The Pedernales Field is located on the northern margin of the Orinoco Delta. The surrounding environment is a combination of tidal channels and mangrove, with water depth between 3m and 10m. The installation comprises floating and fixed platforms with 26 active wells. It produces 5000 oilbbl per day.
The Ambrosio Field in Lake Maracaibo produces 3000 oilbbl per day of oil equivalent.

In February 2014, Perenco and the Venezuelan state oil firm PDVSA entered into talks for a $600 million financing deal to boost production at their Petrowarao joint venture.

===Environmental impact===
In 2022, the company was awarded a licence to conduct an offshore carbon capture and storage (CCS) project as part of a joint venture with CCS company Carbon Catalyst at Perenco's Leman gas field. It will function by injecting carbon dioxide into depleted undersea gas reservoirs and saline aquifers. Further licenses were awarded for projects relating to the decommissioned Amethyst gas field and the currently producing West Sole field operated by Perenco, both east of the Yorkshire Coast.

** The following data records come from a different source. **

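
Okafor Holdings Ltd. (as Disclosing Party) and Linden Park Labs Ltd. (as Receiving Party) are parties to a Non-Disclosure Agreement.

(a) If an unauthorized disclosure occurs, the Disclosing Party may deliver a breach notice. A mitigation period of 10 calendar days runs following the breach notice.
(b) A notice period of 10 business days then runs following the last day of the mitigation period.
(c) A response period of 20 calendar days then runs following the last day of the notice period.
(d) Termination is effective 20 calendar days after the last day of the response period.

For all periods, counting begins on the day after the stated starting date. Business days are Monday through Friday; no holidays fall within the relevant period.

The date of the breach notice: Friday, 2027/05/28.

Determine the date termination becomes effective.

2027/07/31

Adding 10 calendar days to 2027/05/28 gives 2027/06/07, which is the last day of the mitigation period.
The last day of the notice period: 10 business days after Monday, 2027/06/07, skipping weekends — Jun 8, Jun 9, Jun 10, Jun 11, Jun 14, Jun 15, Jun 16, Jun 17, Jun 18, Jun 21 — lands on Monday, 2027/06/21.
Adding 20 calendar days to 2027/06/21 gives 2027/07/11, which is the last day of the response period.
Adding 20 calendar days to 2027/07/11 gives 2027/07/31, which is the date termination becomes effective.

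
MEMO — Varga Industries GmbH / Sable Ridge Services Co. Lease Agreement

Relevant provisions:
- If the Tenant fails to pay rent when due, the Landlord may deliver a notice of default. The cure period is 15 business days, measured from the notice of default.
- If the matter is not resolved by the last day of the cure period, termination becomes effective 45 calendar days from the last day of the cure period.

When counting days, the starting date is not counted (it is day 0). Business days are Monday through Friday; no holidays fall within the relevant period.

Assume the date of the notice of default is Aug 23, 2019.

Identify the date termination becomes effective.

Oct 28, 2019

The last day of the cure period: counting 15 business days from Friday, Aug 23, 2019 (Aug 26, Aug 27, Aug 28, Aug 29, …, Sep 11, Sep 12, Sep 13, skipping weekends) reaches Friday, Sep 13, 2019.
The date termination becomes effective: Sep 13, 2019 + 45 days = Oct 28, 2019.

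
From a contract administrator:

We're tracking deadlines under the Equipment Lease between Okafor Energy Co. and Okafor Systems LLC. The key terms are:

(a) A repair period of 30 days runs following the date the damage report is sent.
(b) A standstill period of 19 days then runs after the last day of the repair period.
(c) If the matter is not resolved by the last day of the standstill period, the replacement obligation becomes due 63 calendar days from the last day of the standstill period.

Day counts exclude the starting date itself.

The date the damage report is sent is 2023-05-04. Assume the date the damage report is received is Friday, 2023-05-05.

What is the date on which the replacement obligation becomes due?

The last day of the repair period: 30 calendar days after 2023-05-04 is 2023-06-03.
The last day of the standstill period: 19 calendar days after 2023-06-03 is 2023-06-22.
The date on which the replacement obligation becomes due: 2023-06-22 + 63 days = 2023-08-24.

2023-08-24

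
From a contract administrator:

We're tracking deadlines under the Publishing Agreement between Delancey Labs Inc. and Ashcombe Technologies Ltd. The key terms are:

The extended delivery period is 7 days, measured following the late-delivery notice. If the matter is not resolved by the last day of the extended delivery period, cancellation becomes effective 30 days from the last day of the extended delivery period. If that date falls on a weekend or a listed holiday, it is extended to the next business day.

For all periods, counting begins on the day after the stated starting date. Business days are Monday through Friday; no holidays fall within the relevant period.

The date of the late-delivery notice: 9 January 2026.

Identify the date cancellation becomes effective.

16 February 2026

The last day of the extended delivery period: 7 calendar days after 9 January 2026 is 16 January 2026.
The date cancellation becomes effective: 16 January 2026 + 30 days = 15 February 2026. That falls on a Sunday, so it rolls to the next business day, Monday, 16 February 2026.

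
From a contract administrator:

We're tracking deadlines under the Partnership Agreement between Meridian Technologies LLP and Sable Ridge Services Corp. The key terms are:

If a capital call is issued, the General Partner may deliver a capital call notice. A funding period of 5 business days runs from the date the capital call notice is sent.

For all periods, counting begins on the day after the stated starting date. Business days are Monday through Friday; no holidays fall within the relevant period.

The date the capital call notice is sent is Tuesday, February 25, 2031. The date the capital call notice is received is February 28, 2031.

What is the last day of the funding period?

March 4, 2031

The last day of the funding period: counting 5 business days from Tuesday, February 25, 2031 (Feb 26, Feb 27, Feb 28, Mar 3, Mar 4, skipping weekends) reaches Tuesday, March 4, 2031.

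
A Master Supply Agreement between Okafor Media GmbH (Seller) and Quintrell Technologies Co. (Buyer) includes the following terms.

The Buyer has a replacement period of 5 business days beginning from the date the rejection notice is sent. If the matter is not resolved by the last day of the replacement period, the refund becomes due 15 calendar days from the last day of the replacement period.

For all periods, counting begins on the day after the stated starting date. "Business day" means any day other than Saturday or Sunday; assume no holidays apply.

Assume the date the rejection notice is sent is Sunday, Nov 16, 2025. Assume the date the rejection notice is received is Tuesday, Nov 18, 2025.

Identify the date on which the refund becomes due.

Dec 6, 2025

The last day of the replacement period: counting 5 business days from Sunday, Nov 16, 2025 (Nov 17, Nov 18, Nov 19, Nov 20, Nov 21, skipping weekends) reaches Friday, Nov 21, 2025.
The date on which the refund becomes due: Nov 21, 2025 + 15 days = Dec 6, 2025.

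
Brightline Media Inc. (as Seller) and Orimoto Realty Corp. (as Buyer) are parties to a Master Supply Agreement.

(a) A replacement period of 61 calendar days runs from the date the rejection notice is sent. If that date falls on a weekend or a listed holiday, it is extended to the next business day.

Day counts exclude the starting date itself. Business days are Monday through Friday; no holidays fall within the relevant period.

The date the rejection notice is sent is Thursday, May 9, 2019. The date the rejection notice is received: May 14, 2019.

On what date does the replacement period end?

The last day of the replacement period: May 9, 2019 + 61 days = Jul 9, 2019. Jul 9, 2019 is a Tuesday, so no roll-forward applies.

Jul 9, 2019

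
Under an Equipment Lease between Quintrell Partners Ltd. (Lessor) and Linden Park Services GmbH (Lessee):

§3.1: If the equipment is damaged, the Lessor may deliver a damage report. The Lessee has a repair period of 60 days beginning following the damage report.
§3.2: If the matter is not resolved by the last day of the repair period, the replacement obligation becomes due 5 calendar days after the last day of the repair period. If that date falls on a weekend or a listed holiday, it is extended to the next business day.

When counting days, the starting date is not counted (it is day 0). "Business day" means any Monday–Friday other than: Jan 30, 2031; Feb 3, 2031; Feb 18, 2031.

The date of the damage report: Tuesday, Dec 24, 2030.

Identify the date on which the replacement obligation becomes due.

The last day of the repair period: 60 calendar days after Dec 24, 2030 is Feb 22, 2031.
Adding 5 calendar days to Feb 22, 2031 gives Feb 27, 2031, which is the date on which the replacement obligation becomes due. Feb 27, 2031 is a Thursday and is not a listed holiday, so no roll-forward applies.

Feb 27, 2031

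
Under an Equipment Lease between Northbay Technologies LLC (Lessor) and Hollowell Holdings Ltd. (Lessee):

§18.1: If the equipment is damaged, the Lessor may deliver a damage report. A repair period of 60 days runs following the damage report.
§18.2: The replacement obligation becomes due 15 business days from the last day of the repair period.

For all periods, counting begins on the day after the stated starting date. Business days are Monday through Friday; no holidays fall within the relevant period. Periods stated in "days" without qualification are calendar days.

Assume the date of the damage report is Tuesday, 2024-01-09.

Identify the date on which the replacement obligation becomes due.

2024-03-29

The last day of the repair period: 60 calendar days after 2024-01-09 is 2024-03-09.
The date on which the replacement obligation becomes due: 15 business days after Saturday, 2024-03-09, skipping weekends — Mar 11, Mar 12, Mar 13, Mar 14, …, Mar 27, Mar 28, Mar 29 — lands on Friday, 2024-03-29.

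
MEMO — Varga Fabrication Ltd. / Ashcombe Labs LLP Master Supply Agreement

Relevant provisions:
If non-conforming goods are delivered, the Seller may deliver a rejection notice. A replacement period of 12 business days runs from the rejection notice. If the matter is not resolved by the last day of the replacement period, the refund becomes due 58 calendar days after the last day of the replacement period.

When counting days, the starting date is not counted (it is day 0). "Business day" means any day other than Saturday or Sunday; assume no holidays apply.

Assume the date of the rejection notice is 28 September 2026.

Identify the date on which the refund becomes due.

11 December 2026

From Monday, 28 September 2026, 12 business days (Sep 29, Sep 30, Oct 1, Oct 2, …, Oct 12, Oct 13, Oct 14, skipping weekends) brings us to Wednesday, 14 October 2026, which is the last day of the replacement period.
The date on which the refund becomes due: 58 calendar days after 14 October 2026 is 11 December 2026.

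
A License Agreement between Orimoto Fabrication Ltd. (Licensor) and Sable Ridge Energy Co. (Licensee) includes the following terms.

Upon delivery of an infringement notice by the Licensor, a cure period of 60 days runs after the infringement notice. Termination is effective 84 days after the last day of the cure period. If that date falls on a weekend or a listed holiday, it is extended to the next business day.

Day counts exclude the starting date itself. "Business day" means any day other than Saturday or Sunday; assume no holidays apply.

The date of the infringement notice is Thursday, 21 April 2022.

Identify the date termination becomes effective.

The last day of the cure period: 60 calendar days after 21 April 2022 is 20 June 2022.
The date termination becomes effective: 20 June 2022 + 84 days = 12 September 2022. 12 September 2022 is a Monday, so no roll-forward applies.

12 September 2022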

In April 2023 an oil spill occurred in Poole Harbour, a Site of Special Scientific Interest, at Perenco's Wytch Farm facility. Perenco stated that 200 barrels of "reservoir fluid" had been discharged into Poole Harbour, affecting wildlife in the area. Water users and seafarers (such as fishermen) were told not to use the harbour, whilst swimmers and beach-goers were warned against entering the water. The Environment Agency (EA) declared a major incident had occurred while Perenco faced criticism from climate activists, local politicians and the interim leader of the BCP Council. Through water samples, the EA determined that the spill was contained to the area closest to Shotover Moor and did not significantly impact the rest of the harbour.

In 2023, a global investigative series led by the Environmental Investigative Forum (EIF) in partnership with Mediapart, InfoAmazonia, InfoCongo, Convoca, Republica, Inkyfada and Cameroon Times was published, alleging established systemic environmental abuses by Perenco. According to the journalism consortium, the group operates in 74 protected areas across the globe and is responsible for over 400 cases of air and water pollution as of December 2023.

==Former operations==
===Iraq===
Perenco's subsidiary office in Erbil was closed in mid-2013 and there is no longer exploration and/or activities ongoing in Northern Iraq Kurdistan. Perenco owned Sindi-Amedi Exploration License from 2007 to 2013 which is located in the Kurdistan Autonomous Region of Northern Iraq. The license area was 2,358 km^{2} and was located adjacent to the Silopi licenses in Turkey, in which Perenco is a partner. The license is also adjacent to the Tawke field.